Hybrid Surgery

March 10, 2008 9:01:47 AM PDT
"Hybrid surgery" is a term you may hear about more often. Hybrid surgery is the combination of specialties in order for better treatment. It's becoming more and more common because of the aging population and the increase in complicated cases. Texas Heart Institute at St. Luke's Episcopal Hospital has two hybrid surgical suites to help perform these procedures. More and more hospitals are having doctors who normally compete against each other for patients now work together in the operating room. Hybrid teams of doctors are also being formed at hospitals across the country.

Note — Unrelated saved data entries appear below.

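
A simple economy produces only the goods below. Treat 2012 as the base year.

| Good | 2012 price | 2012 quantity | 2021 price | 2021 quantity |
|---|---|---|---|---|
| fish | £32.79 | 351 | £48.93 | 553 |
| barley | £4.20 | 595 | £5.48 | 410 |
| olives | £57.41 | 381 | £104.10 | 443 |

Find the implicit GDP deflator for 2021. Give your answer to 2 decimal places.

Nominal GDP 2021 = 48.93·553 + 5.48·410 + 104.10·443 = 75421.39.
Real GDP 2021 (at 2012 prices) = 32.79·553 + 4.20·410 + 57.41·443 = 45287.50.
Deflator = Nominal/Real × 100 = 75421.39/45287.50 × 100 = 166.539.

166.54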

HYBRID APPROACH: One example of a hybrid case is Michael Brown from Holiday, Florida. The 66-year-old had a stent placed in his carotid artery to increase blood flow to the brain and prevent a stroke. But getting the stent to his artery took the work of two specialty doctors. Dr. John Ofenloch is a cardiothoracic and vascular surgeon at Morton Plant Mease Health Care. Dr. Ofenloch uses a scalpel for incisions to get to the vessel that needs to be fixed. Dr. Eric Lopez is an interventional neuroradiologist at Morton Plant Mease Health Care. Dr. Lopez barely makes an incision at all and uses a catheter and tiny wire stents to prevent strokes and heart disease. Dr. Ofenloch felt it would be risky to try to clean out the artery in Michael's neck with standard surgery, but attempts to place a stent through his groin or other vessels failed because he had too many blockages. Dr. Lopez could not get to the area to put in the stent, so the two came together to come up with a way to treat Michael.

HYBRID SURGERY: Dr. Ofenloch needed to open up an area in Michael's neck in order to give Dr. Lopez an entering point. Once the incision and opening was ready, then Dr. Lopez did his part. He was able to place the stent into the carotid artery that was high up near the jaw. The hybrid approach was a success. The carotid blockage completely opened. Dr. Ofenloch and Dr. Lopez say there was no other way to get to the carotid blockage without the two of them working together. Michael Brown says the two doctors saved his life.

FUTURE: Doctor Ofenloch and Dr. Lopez agree that hybrid cases are going to become more common. As the technology improves, Dr. Ofenloch says the ability to do cases with a more minimally invasive approach is going to improve, and the number of hybrid cases will increase. The need for hybrid cases will also increase as patients get older and as the number of obese patients and patients with diabetes increases. Dr. Lopez says it's really thinking outside the box to benefit the patient.